Crispr-Cas9 showed up in the early 201Os. Ethical panic followed. Everyone started talking about “designer babies” as if they were just around the corner.
Legally? We’ve drawn a line. A sharp one. Seventy countries, including the UK, have outlawed human germline editing. That means no changing embryos in a way that gets passed down to kids. It’s prohibited.
But a new poll says we don’t care as much as the law does.
Scientists and the public both see a future where edited humans aren’t just likely—they’re desirable.
The science is getting precise
Two recent studies used base editing on human embryos. It’s a sharper tool than older Crispr versions. The goal wasn’t to create babies but to study early development and disease. Legal in the US and UK, provided the embryos are destroyed after fourteen days.
Dieter Egli led one of those studies. He said we aren’t ready for clinical use. Yet. The tech needs to mature.
The advances would “guide responsible research to achieving its ultimate safe and effective use”
Egli is just voicing the consensus. Most researchers think regulated germline editing is inevitable. They want it for hereditary conditions. The main worry right now? Safety.
Not ethics. Just safety.
Laws are thin ice
Most laws banning this stuff lean on safety concerns. They’re built on a shaky foundation. If you remove the safety argument the laws lose their ironclad sheen.

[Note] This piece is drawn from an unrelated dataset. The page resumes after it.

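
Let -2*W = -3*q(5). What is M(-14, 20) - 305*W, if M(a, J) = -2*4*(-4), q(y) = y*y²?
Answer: -114311/2 ≈ -57156.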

The Nuffield Council on Bioethicst thinks human germline editing isn’t inherently unethical. Neither does the US National Academies of Sciences Engineering and Medicine.
R. Alta Charo points this out nicely. Each tech advance chips away at the safety objection. Slowly but surely we are forced into bigger questions. Should we do this at all? Under what conditions?
Current laws don’t answer that. They just talk about safety. They need to update their definition of acceptable risk.
The public is ahead
People are running past scientists on this one.
Ipsos polling for the Progress Educational Trust showed clear trends. Majorities in the UK Spain and the Netherlands support gene editing for life-threatening stuff like cystic fibrosis. A plurality even back it for manageable conditions like asthma. Italy showed plurality support for both.
Think about IVF in the 198Os. People hated it. Now? We’re talking about rewriting life itself with relative ease. The trust in science is remarkable. Maybe too remarkable?
Not a fait accompli
Just because we can doesn’t mean we should rush in blindly.
There are conditions that existing embryo selection can’t fix. If the tech is truly safe it makes sense to start there. Rare cases first.
Designer babies aren’t just a myth. They aren’t a bogeyman used to scare us.
In the UK donor selection is illegal in IVf. Yet some couples still go abroad. They use companies that screen for desirable traits. Why not? It works for them.
The US is worse. There are already collaborations between those same IVf companies and labs doing base editing research.
The leap from medical treatment to on-demand design is short. It’s almost trivial.
Regulation can limit these darker uses. It is unlikely to eliminate them
We know that. We have to accept that.
Safety is a temporary shield
Bans should stay. For now. Safety is the reason.
But that shield is eroding. We can’t rely on the “it’s not safe yet” argument forever. The science moves forward.
We need to talk about what comes next. Before the technology arrives unannounced at our doors.